I tend to think that it’s important in the classroom to ensure that everyone’s ideas or preconceptions are challenged; ironically, I think this makes me look like a flaming liberal in front of my (quite conservative, with a few exceptions) Intro class and something of a greedy capitalist bastard in front of my (bleeding-heart liberal) Con Law class—of course, Methods makes me look like a sadistic bastard who likes to torture students with math, but that’s to be expected, and rather non-ideological (at least outside of The Discipline) to boot. So be it.
I can’t say I’m particularly disappointed to see John Ashcroft getting shown the door at DoJ, although his caricature as the bogeyman of America’s civil liberties has been just a tad exaggerated over the years.
Reason’s Tim Cavanaugh helpfully rounds up all the vote fraud allegations in one place, while Slashdot’s CmdrTaco continues to parody DemocraticUnderground. (Oh, you mean he’s serious? Never mind.)
I’ll just join the bandwagon by complaining that I had to stand in line for 30 minutes in a fire station that was open to the elements at both ends to cast my votes, zero of which turned out to be pivotal. I blame Diebold; they had nothing to do with the electronic voting machines in Hinds County, but I think they’re vicariously to blame somehow anyway.
Looking at the red/blue county map, it’s pretty easy to correlate most of the blue counties with major urban population centers.
One thing that has me mystified, though, is the neat blue line bisecting otherwise red Alabama horizontally, seemingly following the path of Highway 80, as far as I can tell, and bleeding over slightly into Mississippi and Georgia on either side. Montgomery, Alabama’s capital and second largest city, is in the middle of the blue strip, but what about the rest of it? What’s the explanation of Alabama’s “blue belt”?
Update: Chris explains in comments that Alabama's "blue belt" is Alabama's black belt.
Hugh Hewitt thinks the Bainbridge-Corner campaign to push Arlen Specter out of the judiciary chairmanship is a really bad idea. Perhaps if they won’t listen to me or Hei Lun of BTD, maybe they’ll listen to him (þ: Glenn Reynolds).
Update: Ok, so much for that idea. These guys at NRO really don’t get it, do they? Meanwhile, James Dobson has joined the pile-on (þ: How Appealing), while Michael Totten is unimpressed to say the least.
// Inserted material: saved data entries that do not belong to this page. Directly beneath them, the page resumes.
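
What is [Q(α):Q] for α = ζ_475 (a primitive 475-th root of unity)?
[Q(α):Q] = 360

The minimal polynomial of ζ_475 over Q is the 475-th cyclotomic polynomial Φ_475(x), which is irreducible over Q and has degree φ(475) = 360. Hence [Q(α):Q] = φ(475) = 360.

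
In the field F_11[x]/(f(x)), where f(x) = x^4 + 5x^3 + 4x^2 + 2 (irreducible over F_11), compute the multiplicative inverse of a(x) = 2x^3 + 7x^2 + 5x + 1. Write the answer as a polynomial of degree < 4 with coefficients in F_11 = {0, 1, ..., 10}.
a(x)^(-1) ≡ 5x^3 + 5x^2 + 3x + 4 (mod f(x))

Since f is irreducible over F_11, F_11[x]/(f) is a field and a(x) ≠ 0 has an inverse. Apply the extended Euclidean algorithm to f(x) and a(x) in F_11[x]: f(x) = (6x + 9)·a(x) + (10x^2 + 4x + 4);  a(x) = (9x + 7)·(10x^2 + 4x + 4) + (7x + 6);  (10x^2 + 4x + 4) = (3x + 9)·(7x + 6) + (5). The last nonzero remainder is the constant 5 = gcd(f, a) in F_11. Back-substituting through the division chain expresses 5 = s(x)·a(x) + t(x)·f(x) with s(x) ≡ 3x^3 + 3x^2 + 4x + 9 (mod f), so (3x^3 + 3x^2 + 4x + 9)·a(x) ≡ 5 (mod f). Multiplying by 5^(-1) ≡ 9 in F_11 gives a(x)^(-1) ≡ 9·(3x^3 + 3x^2 + 4x + 9) ≡ 5x^3 + 5x^2 + 3x + 4 (mod f). Check: (2x^3 + 7x^2 + 5x + 1)·(5x^3 + 5x^2 + 3x + 4) = 10x^6 + x^5 + 4x^3 + 4x^2 + x + 4 ≡ 1 (mod x^4 + 5x^3 + 4x^2 + 2).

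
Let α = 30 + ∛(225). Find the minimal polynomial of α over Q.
m_α(x) = x^3 - 90x^2 + 2700x - 27225

Set β = α - 30 = ∛(225), so β^3 = 225. Then (α - 30)^3 - 225 = 0, i.e. α is a root of g(x) = (x - 30)^3 - 225 = x^3 - 90x^2 + 2700x - 27225. Since g(x) = h(x - 30) where h(x) = x^3 - 225, and h is irreducible over Q (because 225 is not a perfect cube, so h has no rational root, and a monic cubic with no rational root is irreducible), g is also irreducible (irreducibility is preserved under the substitution x → x - 30). Hence m_α(x) = x^3 - 90x^2 + 2700x - 27225.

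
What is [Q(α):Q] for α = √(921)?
[Q(α):Q] = 2

[Q(α):Q] equals the degree of the minimal polynomial of α. Here α^2 = 921 and x^2 - 921 is irreducible (d = 921 is squarefree, ≠ 1, hence not a square), so deg(m_α) = 2. Thus [Q(α):Q] = 2.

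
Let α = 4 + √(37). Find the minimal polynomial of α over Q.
m_α(x) = x^2 - 8x - 21

From α - 4 = √(37), squaring gives (α - 4)^2 = 37, i.e. α^2 - 8α + 16 = 37, so α^2 - 8α - 21 = 0. The discriminant of x^2 - 8x - 21 is (-8)^2 - 4·(-21) = 64 + 84 = 148, and 4·(37) is not a perfect square in Q since 37 is squarefree and ≠ 1. Hence x^2 - 8x - 21 is irreducible over Q and is the minimal polynomial of α.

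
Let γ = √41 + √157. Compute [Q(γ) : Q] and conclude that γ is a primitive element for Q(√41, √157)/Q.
[Q(γ) : Q] = 4 (equivalently, Q(γ) = Q(√41, √157))

Obviously Q(γ) ⊆ Q(√41, √157), and [Q(√41, √157):Q] = 4 (since 41, 157 are distinct squarefree integers > 1 with 6437 not a perfect square). To show equality we compute the minimal polynomial of γ. From γ = √41 + √157: γ^2 = 41 + 2√(6437) + 157 = 198 + 2√(6437), so γ^2 - 198 = 2√(6437); squaring, (γ^2 - 198)^2 = 4·6437, i.e. γ^4 - 396γ^2 + 39204 - 25748 = 0, i.e. γ^4 - 396γ^2 + 13456 = 0. So γ is a root of x^4 - 396x^2 + 13456. This polynomial is irreducible over Q: it has no rational root (each ±√41 ± √157 is irrational), and any factorization into two quadratics over Q would force √(6437) ∈ Q (pairing opposite roots) or √41, √157 ∈ Q (other pairings), all impossible. Hence [Q(γ):Q] = 4 = [Q(√41, √157):Q], so Q(γ) = Q(√41, √157).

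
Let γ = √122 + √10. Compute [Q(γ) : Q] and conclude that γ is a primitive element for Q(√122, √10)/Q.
[Q(γ) : Q] = 4 (equivalently, Q(γ) = Q(√122, √10))

Obviously Q(γ) ⊆ Q(√122, √10), and [Q(√122, √10):Q] = 4 (since 122, 10 are distinct squarefree integers > 1 with 1220 not a perfect square). To show equality we compute the minimal polynomial of γ. From γ = √122 + √10: γ^2 = 122 + 2√(1220) + 10 = 132 + 2√(1220), so γ^2 - 132 = 2√(1220); squaring, (γ^2 - 132)^2 = 4·1220, i.e. γ^4 - 264γ^2 + 17424 - 4880 = 0, i.e. γ^4 - 264γ^2 + 12544 = 0. So γ is a root of x^4 - 264x^2 + 12544. This polynomial is irreducible over Q: it has no rational root (each ±√122 ± √10 is irrational), and any factorization into two quadratics over Q would force √(1220) ∈ Q (pairing opposite roots) or √122, √10 ∈ Q (other pairings), all impossible. Hence [Q(γ):Q] = 4 = [Q(√122, √10):Q], so Q(γ) = Q(√122, √10).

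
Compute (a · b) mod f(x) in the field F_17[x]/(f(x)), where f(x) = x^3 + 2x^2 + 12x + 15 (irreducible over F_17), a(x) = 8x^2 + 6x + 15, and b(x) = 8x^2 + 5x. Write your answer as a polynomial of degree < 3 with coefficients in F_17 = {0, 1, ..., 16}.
a · b ≡ 6x^2 + 3x + 5 (mod f(x))

Multiply in F_17[x]: a(x)·b(x) = (8x^2 + 6x + 15)·(8x^2 + 5x) = 13x^4 + 3x^3 + 14x^2 + 7x. This has degree ≥ 3, so divide by f(x) over F_17: 13x^4 + 3x^3 + 14x^2 + 7x = (13x + 11)·(x^3 + 2x^2 + 12x + 15) + (6x^2 + 3x + 5). Hence a·b ≡ 6x^2 + 3x + 5 (mod f). (F_17[x]/(f) is a field with 17^3 = 4913 elements since f is irreducible of degree 3.)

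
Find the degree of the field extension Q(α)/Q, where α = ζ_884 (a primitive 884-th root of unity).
[Q(α):Q] = 384

The minimal polynomial of ζ_884 over Q is the 884-th cyclotomic polynomial Φ_884(x), which is irreducible over Q and has degree φ(884) = 384. Hence [Q(α):Q] = φ(884) = 384.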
I tend to agree with James Joyner and John Cole that putting creationism in the public school curriculum on-par with evolution is a thoroughly dopey idea.
That said, Jim Lindgren points out that the textbook on evolution in question at the Scopes trial was a load of racist, eugenicist trash—the sort of stuff that’s fortunately marginalized (though perhaps not marginalized enough in Hart’s case) in today’s society.
Philip Klinkner manages to present in a four-line table what takes Andrew Sullivan’s anonymized correspondent a paragraph and a bunch of raw numbers.
Both, incidentally, show that the anti-same-sex marriage initiatives had no effect on Bush’s share of the vote in the states where they were on the ballot.